OpenKeychain 2.9

After the huge changes in v2.8, we are now trying to release as early and often as possible™.

Changelog 2.9

• Fixing crashes introduced in v2.8
• Experimental ECC support
• Experimental Yubikey support (signing-only with imported keys)

Google Play

F-Droid

This release contains two experimental features. We like to gather early feedback so here are some usage instructions:

ECC support

You can edit your existing key and add ECDH and ECDSA subkeys to your key. Currently only the NIST curves standardized for OpenPGP in RFC6637 are supported.

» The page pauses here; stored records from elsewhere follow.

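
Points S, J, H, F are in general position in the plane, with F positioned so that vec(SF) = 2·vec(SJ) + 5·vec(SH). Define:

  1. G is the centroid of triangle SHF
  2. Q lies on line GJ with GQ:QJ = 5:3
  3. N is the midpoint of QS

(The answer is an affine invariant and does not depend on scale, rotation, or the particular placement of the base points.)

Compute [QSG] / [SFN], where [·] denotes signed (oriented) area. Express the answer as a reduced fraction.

[QSG]:[SFN] = 20/23

Set S = (0, 0), J = (1, 0), H = (0, 1), F = (2, 5); any affine frame gives the same invariant.
1. G is the centroid of triangle SHF ⇒ G = (2/3, 2)
2. Q lies on line GJ with GQ:QJ = 5:3 ⇒ Q = (7/8, 3/4)
3. N is the midpoint of QS ⇒ N = (7/16, 3/8)
2·[QSG] = -5/4, 2·[SFN] = -23/16
[QSG]:[SFN] = -5/4:-23/16 = 20/23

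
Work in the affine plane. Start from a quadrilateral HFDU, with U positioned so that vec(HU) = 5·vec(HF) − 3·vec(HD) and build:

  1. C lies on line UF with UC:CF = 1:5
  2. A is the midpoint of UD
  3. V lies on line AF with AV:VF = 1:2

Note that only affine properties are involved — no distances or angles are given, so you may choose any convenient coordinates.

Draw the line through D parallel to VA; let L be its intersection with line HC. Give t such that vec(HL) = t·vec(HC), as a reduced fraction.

t = 18/7

Assign H = (0, 0), F = (1, 0), D = (0, 1), U = (5, -3) — the answer is frame-independent, so this choice is without loss of generality.
1. C lies on line UF with UC:CF = 1:5 ⇒ C = (13/3, -5/2)
2. A is the midpoint of UD ⇒ A = (5/2, -1)
3. V lies on line AF with AV:VF = 1:2 ⇒ V = (2, -2/3)
through D parallel to VA: direction (1/2, -1/3); meets HC at L = (78/7, -45/7)
L = H + t·(C−H) with t = 18/7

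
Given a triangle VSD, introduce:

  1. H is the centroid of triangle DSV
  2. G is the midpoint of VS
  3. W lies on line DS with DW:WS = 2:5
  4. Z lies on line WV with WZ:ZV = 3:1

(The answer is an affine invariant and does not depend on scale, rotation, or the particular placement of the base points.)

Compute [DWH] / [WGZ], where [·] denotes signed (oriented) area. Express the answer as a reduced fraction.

Work in coordinates with V = (0, 0), S = (1, 0), D = (0, 1).
1. H is the centroid of triangle DSV ⇒ H = (1/3, 1/3)
2. G is the midpoint of VS ⇒ G = (1/2, 0)
3. W lies on line DS with DW:WS = 2:5 ⇒ W = (2/7, 5/7)
4. Z lies on line WV with WZ:ZV = 3:1 ⇒ Z = (1/14, 5/28)
2·[DWH] = -2/21, 2·[WGZ] = -15/56
[DWH]:[WGZ] = -2/21:-15/56 = 16/45

[DWH]:[WGZ] = 16/45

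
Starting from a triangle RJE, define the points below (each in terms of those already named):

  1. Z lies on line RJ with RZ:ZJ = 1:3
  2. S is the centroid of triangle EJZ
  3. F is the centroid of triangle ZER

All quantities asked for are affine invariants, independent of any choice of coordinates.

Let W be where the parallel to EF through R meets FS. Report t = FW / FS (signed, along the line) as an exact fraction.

t = -3/8

Choose coordinates R = (0, 0), J = (1, 0), E = (0, 1).
1. Z lies on line RJ with RZ:ZJ = 1:3 ⇒ Z = (1/4, 0)
2. S is the centroid of triangle EJZ ⇒ S = (5/12, 1/3)
3. F is the centroid of triangle ZER ⇒ F = (1/12, 1/3)
through R parallel to EF: direction (1/12, -2/3); meets FS at W = (-1/24, 1/3)
W = F + t·(S−F) with t = -3/8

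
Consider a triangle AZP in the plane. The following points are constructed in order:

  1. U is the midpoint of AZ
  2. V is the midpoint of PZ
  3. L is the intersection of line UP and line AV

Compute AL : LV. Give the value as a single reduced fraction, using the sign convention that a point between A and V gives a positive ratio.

Set A = (0, 0), Z = (1, 0), P = (0, 1); any affine frame gives the same invariant.
1. U is the midpoint of AZ ⇒ U = (1/2, 0)
2. V is the midpoint of PZ ⇒ V = (1/2, 1/2)
3. L is the intersection of line UP and line AV ⇒ L = (1/3, 1/3)
L = A + t·(V−A) with t = 2/3, so AL:LV = t:(1−t) = 2/3:1/3

AL:LV = 2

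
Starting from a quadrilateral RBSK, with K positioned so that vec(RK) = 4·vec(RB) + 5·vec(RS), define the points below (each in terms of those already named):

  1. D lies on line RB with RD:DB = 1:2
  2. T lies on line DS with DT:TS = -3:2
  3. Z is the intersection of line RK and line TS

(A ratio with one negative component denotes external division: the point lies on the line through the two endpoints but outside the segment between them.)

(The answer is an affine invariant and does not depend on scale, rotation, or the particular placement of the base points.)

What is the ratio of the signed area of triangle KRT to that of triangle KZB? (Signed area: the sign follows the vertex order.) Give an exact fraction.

[KRT]:[KZB] = -391/120

Choose coordinates R = (0, 0), B = (1, 0), S = (0, 1), K = (4, 5).
1. D lies on line RB with RD:DB = 1:2 ⇒ D = (1/3, 0)
2. T lies on line DS with DT:TS = -3:2 ⇒ T = (-2/3, 3)
3. Z is the intersection of line RK and line TS ⇒ Z = (4/17, 5/17)
2·[KRT] = -46/3, 2·[KZB] = 80/17
[KRT]:[KZB] = -46/3:80/17 = -391/120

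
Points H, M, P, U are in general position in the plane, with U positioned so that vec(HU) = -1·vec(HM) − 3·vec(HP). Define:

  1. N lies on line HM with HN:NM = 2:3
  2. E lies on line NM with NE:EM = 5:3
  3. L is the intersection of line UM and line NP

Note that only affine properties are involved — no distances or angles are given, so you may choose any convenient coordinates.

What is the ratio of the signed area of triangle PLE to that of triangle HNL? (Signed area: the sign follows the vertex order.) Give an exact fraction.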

The cryptographic implementations were provided by Bouncy Castle 1.51.

Yubikey NEO support

Currently, only signature generation is supported, support for decryption will follow soon. To test this feature follow these steps:

1. Buy a Yubikey NEO and prepare it for usage with OpenPGP using GnuPG and Yubico’s tools. Please do not change the PIN codes, currently we have these hardcoded to the default values.
2. Export the keypair from GnuPG and transfer it to your Android device.
3. In OpenKeychain import the keypair, it will be automatically detect that this is a keypair that works with a Yubikey only.

You can now sign texts, files, emails, and everything that uses the OpenPGP API. A screen will appear when you need to hold your Yubikey against the NFC antenna.

This work was mainly done by Signe Rüsch, who based her work on previous code by Philipp Jakubeit.